Department of Diagnostic Radiology, Oulu University Hospital, Oulu, Finland; Department of Computer Science and Engineering, University of Oulu, Oulu, Finland.
Magn Reson Imaging. 2013 Oct;31(8):1338-48. doi: 10.1016/j.mri.2013.06.002. Epub 2013 Jul 8.
Subject-level resting-state fMRI (RS-fMRI) spatial independent component analysis (sICA) may provide new ways to analyze the data when performed in the sliding time window. However, whether principal component analysis (PCA) and voxel-wise variance normalization (VN) are applicable pre-processing procedures in the sliding-window context, as they are for regular sICA, has not been addressed so far. Also model order selection requires further studies concerning sliding-window sICA. In this paper we have addressed these concerns. First, we compared PCA-retained subspaces concerning overlapping parts of consecutive temporal windows to answer whether in-window PCA and VN can confound comparisons between sICA analyses in consecutive windows. Second, we compared the PCA subspaces between windowed and full data to assess expected comparability between windowed and full-data sICA results. Third, temporal evolution of dimensionality estimates in RS-fMRI data sets was monitored to identify potential challenges in model order selection in a sliding-window sICA context. Our results illustrate that in-window VN can be safely used, in-window PCA is applicable with most window widths and that comparisons between windowed and full data should not be performed from a subspace similarity point of view. In addition, our studies on dimensionality estimates demonstrated that there are sustained, periodic and very case-specific changes in signal-to-noise ratio within RS-fMRI data sets. Consequently, dimensionality estimation is needed for well-founded model order determination in the sliding-window case. The observed periodic changes correspond to a frequency band of ≤0.1 Hz, which is commonly associated with brain activity in RS-fMRI and become on average most pronounced at window widths of 80 and 60 time points (144 and 108 s, respectively). Wider windows provided only slightly better comparability between consecutive windows, and 60 time point or shorter windows also provided the best comparability with full-data results. Further studies are needed to determine the cause for dimensionality variations.

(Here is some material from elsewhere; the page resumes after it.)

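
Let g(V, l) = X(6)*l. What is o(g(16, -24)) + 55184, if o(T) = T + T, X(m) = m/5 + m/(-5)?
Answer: 55184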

基于体素的静息态功能磁共振成像 (RS-fMRI) 空间独立成分分析 (sICA) 可提供新的方法来分析滑动时间窗口中的数据。然而,主成分分析 (PCA) 和体素方差归一化 (VN) 是否适用于滑动窗口中的预处理过程,就像它们适用于常规 sICA 一样,到目前为止还没有得到解决。此外,模型阶数选择也需要进一步研究滑动窗口 sICA。在本文中,我们解决了这些问题。首先,我们比较了重叠部分连续时间窗口的 PCA 保留子空间,以回答在窗口内 PCA 和 VN 是否会混淆连续窗口中 sICA 分析之间的比较。其次,我们比较了窗口化和全数据之间的 PCA 子空间,以评估窗口化和全数据 sICA 结果之间的预期可比性。第三,监测 RS-fMRI 数据集的时间演变,以确定在滑动窗口 sICA 环境中模型阶数选择的潜在挑战。我们的结果表明,在窗口内 VN 可以安全使用,在大多数窗口宽度内,在窗口内 PCA 是适用的,并且不应从子空间相似性的角度对窗口化和全数据进行比较。此外,我们对维度估计的研究表明,RS-fMRI 数据集中的信噪比存在持续、周期性和非常特定于案例的变化。因此,在滑动窗口情况下,需要进行维度估计以进行合理的模型阶数确定。观察到的周期性变化对应于≤0.1 Hz 的频率带,这通常与 RS-fMRI 中的大脑活动相关,并且在窗口宽度为 80 和 60 个时间点(分别为 144 和 108 秒)时平均最为明显。更宽的窗口仅提供了相邻窗口之间更好的可比性,而 60 个时间点或更短的窗口也提供了与全数据结果的最佳可比性。需要进一步研究来确定维度变化的原因。